I thought that the set of entire functions would have a cardinality exceeding that of the continuum, but I have what I think is a proof to the contrary, though I feel like I'm missing something.
Let $f$ be an entire function and let $g$ be the restriction of $f$ to the open unit disk. Then $f$ is an analytic continuation of $g$ and by uniqueness of analytic continuations, $f$ is uniquely determined by $g$. But $f$ is holomorphic, so by the Cauchy integral formula, $g$ is completely determined by $f$ on the unit circle. Therefore $f$ is completely determined by its values on the unit circle.
If we let $h: \mathbb{R} \rightarrow \mathbb{C}$ be the polar parameterisation of $f$ on the unit circle, then since $f$ is holomorphic, $\text{Re}(h(z))$ and $\text{Im}(h(z))$ are (periodic) real continuous functions and $f$ is completely specified by them. But real continuous functions are uniquely specified by their values on the rationals, so the cardinality of the set of real continuous functions is that of the continuum. Therefore the set of entire functions also has the cardinality of the continuum.

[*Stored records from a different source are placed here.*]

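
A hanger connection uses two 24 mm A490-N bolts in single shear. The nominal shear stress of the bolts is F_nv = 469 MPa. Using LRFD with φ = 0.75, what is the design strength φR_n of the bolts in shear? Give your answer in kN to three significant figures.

318 kN

A_b = π × 24² / 4 = 452.4 mm².
R_n = F_nv · A_b · n · n_s = 469 × 452.4 × 2 × 1 / 1000 = 424.3 kN.
Design strength φR_n = 0.75 × 424.3 = 318 kN.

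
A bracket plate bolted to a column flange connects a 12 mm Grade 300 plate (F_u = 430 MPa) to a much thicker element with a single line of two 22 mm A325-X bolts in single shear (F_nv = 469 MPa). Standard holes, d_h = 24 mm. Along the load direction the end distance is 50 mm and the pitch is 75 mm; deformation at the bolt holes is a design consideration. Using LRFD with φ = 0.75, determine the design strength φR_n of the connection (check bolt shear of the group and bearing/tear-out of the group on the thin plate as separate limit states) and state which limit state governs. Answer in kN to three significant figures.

Bolt shear: A_b = π·22²/4 = 380.1 mm²; R_n = 469 × 380.1 × 2 × 1 / 1000 = 356.6 kN → 0.75 × 356.6 = 267 kN.
Bearing (1.2 l_c t F_u ≤ 2.4 d t F_u): upper limit = 2.4·22·12·430 / 1000 = 272.4 kN.
  Edge l_c = 50 − 24/2 = 38 → r_n = 235.3 kN; interior l_c = 75 − 24 = 51 → r_n = 272.4 kN.
  R_n,bearing = 1·235.3 + 1·272.4 = 507.7 kN → 0.75 × 507.7 = 381 kN.
Bolt shear governs: 267 kN.

267 kN (bolt shear governs)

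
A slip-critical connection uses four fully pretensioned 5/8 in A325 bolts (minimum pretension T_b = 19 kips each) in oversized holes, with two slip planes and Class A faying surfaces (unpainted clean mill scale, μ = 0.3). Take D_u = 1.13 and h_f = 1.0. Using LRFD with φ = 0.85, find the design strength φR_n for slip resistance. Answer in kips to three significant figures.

R_n = μ · D_u · h_f · T_b · n_s · n_b = 0.3 × 1.13 × 1.0 × 19 × 2 × 4 = 51.53 kips.
Design strength φR_n = 0.85 × 51.53 = 43.8 kips.

43.8 kips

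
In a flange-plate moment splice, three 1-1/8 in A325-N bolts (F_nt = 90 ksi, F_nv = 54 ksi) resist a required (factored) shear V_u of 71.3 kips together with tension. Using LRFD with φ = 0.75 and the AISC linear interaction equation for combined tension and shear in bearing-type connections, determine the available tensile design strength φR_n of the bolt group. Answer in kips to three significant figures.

143 kips

A_b = π·1.125²/4 = 0.994 in²; f_rv = 71.3 / (3 × 0.994) = 23.91 ksi.
F'_nt = 1.3 F_nt − (F_nt / φF_nv) f_rv = 1.3·90 − (90/(0.75·54))·23.91 = 63.87 ksi, capped at F_nt → F'_nt = 63.87 ksi.
R_n = F'_nt · A_b · n = 63.87 × 0.994 × 3 = 190.5 kips.
Design strength φR_n = 0.75 × 190.5 = 143 kips.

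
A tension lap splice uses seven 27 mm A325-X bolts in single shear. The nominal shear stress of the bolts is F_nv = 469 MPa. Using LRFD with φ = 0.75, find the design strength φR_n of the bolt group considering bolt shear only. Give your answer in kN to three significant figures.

1410 kN

A_b = π × 27² / 4 = 572.6 mm².
R_n = F_nv · A_b · n · n_s = 469 × 572.6 × 7 × 1 / 1000 = 1880 kN.
Design strength φR_n = 0.75 × 1880 = 1410 kN.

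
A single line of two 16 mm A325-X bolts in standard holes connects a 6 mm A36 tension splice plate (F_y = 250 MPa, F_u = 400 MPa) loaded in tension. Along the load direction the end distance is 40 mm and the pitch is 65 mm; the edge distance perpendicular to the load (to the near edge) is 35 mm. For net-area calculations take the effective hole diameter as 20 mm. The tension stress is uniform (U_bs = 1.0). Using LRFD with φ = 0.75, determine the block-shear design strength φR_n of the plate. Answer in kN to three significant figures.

Shear plane L_v = 40 + 1·65 = 105 mm; A_gv = 105 × 6 = 630 mm².
A_nv = (105 − 1.5·20) × 6 = 450 mm².
A_nt = (35 − 0.5·20) × 6 = 150 mm².
0.6 F_u A_nv = 108 kN; 0.6 F_y A_gv = 94.5 kN → shear yielding governs the shear term.
R_n = 94.5 + 1.0 × 400 × 150 / 1000 = 154.5 kN.
Design strength φR_n = 0.75 × 154.5 = 116 kN.

116 kN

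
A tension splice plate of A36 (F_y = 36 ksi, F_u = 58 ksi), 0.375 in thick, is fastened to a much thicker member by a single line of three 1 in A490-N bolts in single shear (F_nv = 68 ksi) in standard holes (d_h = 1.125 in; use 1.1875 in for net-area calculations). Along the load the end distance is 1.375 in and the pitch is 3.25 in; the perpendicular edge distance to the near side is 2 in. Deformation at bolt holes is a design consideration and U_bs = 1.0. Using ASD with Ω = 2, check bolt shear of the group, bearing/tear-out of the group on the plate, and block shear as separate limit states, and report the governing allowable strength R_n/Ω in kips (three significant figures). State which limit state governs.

47.2 kips (block shear governs)

Bolt shear: A_b = π·1²/4 = 0.7854 in²; R_n = 68 × 0.7854 × 3 × 1 = 160.2 kips → 160.2 / 2 = 80.1 kips.
Bearing: edge l_c = 0.8125, r_n = 21.21 kips; interior l_c = 2.125, r_n = 52.2 kips; R_n = 21.21 + 2·52.2 = 125.6 kips → 62.8 kips.
Block shear: A_gv = 2.953, A_nv = 1.84, A_nt = 0.5273 in²; R_n = min(0.6F_uA_nv, 0.6F_yA_gv) + U_bs·F_u·A_nt = 94.37 kips → 47.2 kips.
Block shear governs: 47.2 kips.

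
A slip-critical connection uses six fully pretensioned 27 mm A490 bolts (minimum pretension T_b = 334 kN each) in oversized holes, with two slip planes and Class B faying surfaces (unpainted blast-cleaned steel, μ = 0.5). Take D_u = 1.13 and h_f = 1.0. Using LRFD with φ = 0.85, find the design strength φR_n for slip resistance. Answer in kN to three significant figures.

1920 kN

R_n = μ · D_u · h_f · T_b · n_s · n_b = 0.5 × 1.13 × 1.0 × 334 × 2 × 6 = 2265 kN.
Design strength φR_n = 0.85 × 2265 = 1920 kN.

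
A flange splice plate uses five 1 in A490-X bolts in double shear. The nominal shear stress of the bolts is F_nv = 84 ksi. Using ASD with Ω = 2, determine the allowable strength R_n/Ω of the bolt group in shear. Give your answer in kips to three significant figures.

330 kips

A_b = π × 1² / 4 = 0.7854 in².
R_n = F_nv · A_b · n · n_s = 84 × 0.7854 × 5 × 2 = 659.7 kips.
Allowable strength R_n/Ω = 659.7 / 2 = 330 kips.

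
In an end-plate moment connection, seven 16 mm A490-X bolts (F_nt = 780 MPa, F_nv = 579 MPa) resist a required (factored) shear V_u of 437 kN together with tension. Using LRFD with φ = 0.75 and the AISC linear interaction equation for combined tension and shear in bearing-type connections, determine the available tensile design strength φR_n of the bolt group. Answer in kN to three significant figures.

A_b = π·16²/4 = 201.1 mm²; f_rv = 437 × 1000 / (7 × 201.1) = 310.5 MPa.
F'_nt = 1.3 F_nt − (F_nt / φF_nv) f_rv = 1.3·780 − (780/(0.75·579))·310.5 = 456.3 MPa, capped at F_nt → F'_nt = 456.3 MPa.
R_n = F'_nt · A_b · n = 456.3 × 201.1 × 7 / 1000 = 642.2 kN.
Design strength φR_n = 0.75 × 642.2 = 482 kN.

482 kN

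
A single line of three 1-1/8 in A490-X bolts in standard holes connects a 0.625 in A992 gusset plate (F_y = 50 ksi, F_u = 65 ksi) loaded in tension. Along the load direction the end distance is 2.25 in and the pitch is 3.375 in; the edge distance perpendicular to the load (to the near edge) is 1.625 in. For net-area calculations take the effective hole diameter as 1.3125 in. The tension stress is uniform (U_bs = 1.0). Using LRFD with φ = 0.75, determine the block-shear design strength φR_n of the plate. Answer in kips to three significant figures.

134 kips

Shear plane L_v = 2.25 + 2·3.375 = 9 in; A_gv = 9 × 0.625 = 5.625 in².
A_nv = (9 − 2.5·1.3125) × 0.625 = 3.574 in².
A_nt = (1.625 − 0.5·1.3125) × 0.625 = 0.6055 in².
0.6 F_u A_nv = 139.4 kips; 0.6 F_y A_gv = 168.8 kips → shear rupture governs the shear term.
R_n = 139.4 + 1.0 × 65 × 0.6055 = 178.8 kips.
Design strength φR_n = 0.75 × 178.8 = 134 kips.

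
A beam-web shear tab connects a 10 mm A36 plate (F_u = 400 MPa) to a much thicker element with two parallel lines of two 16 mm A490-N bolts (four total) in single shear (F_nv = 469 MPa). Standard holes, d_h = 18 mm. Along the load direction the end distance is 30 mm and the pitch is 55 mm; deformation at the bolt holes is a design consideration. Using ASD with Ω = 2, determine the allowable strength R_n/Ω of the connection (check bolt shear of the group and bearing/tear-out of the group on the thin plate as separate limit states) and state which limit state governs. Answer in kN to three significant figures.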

Am I missing something? I feel like entire functions aren't uniquely determined by a pair of real continuous functions, but I don't see the gap in my reasoning.
Your argument looks good to me. Alternatively you can use that an entire function is uniquely determined by its Taylor coefficients. That gives an injective mapping from the set of entire functions to the set $\Bbb C^{\Bbb N}$, and that has the cardinality of $\Bbb R$ (one can use a similar argument as in cardinality of all real sequences).